The trouble is that I wanted a lot more from this, after falling in love with Matt Ruff’s last book, Bad Monkeys, rather a lot. But The Mirage is just diverting, serviceable; it’s got a couple of good jokes, but it plays them out for too long, and its suspense plot is totally adequate until you remember that Monkeys made you scratch your head, not just slog through the kind of extended cinematic action sequence that someone like Lee Child — a novelist of modest gifts, who nonetheless knows precisely what those gifts are and what they can do for him — is able to pull off much better.

February 13, 2012, 6:24am   Comments

matt ruff, the mirage

“By North African standards Tripoli was a lush city, its parks and gardens well irrigated by one of the governor’s most successful public works projects, the Great Manmade River, which had tapped into the vast fossil aquifer beneath the Sahara Desert. These eucalypti were part of an even grander Al Gaddafi scheme to fight global warming by turning the desert into a forest. Test plots like this one had been established throughout Libya, some two hundred hectares in all: the final plan called for the planting of a billion hectares, with over a trillion trees. It was going to take a while. But then the internet hadn’t happened in a day.”
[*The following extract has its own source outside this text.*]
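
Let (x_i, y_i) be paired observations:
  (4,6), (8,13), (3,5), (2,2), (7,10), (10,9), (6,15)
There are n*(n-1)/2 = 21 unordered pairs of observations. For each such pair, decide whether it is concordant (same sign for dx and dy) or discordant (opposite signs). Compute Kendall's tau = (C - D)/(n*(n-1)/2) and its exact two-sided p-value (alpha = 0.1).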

This funhouse-mirror stuff is really very well done, and actually pretty fun most of the time (although the faux-wikipedia bits that interleave each chapter start out as shortcut exposition, but pretty quickly get grating, and then start to give away plot points, which is just … unfortunate. It’s a shame when an idea that starts out cute way outlives its usefulness); it’s also grafted on top of a perfectly competent if totally unremarkable thriller. This is not necessarily a bad thing.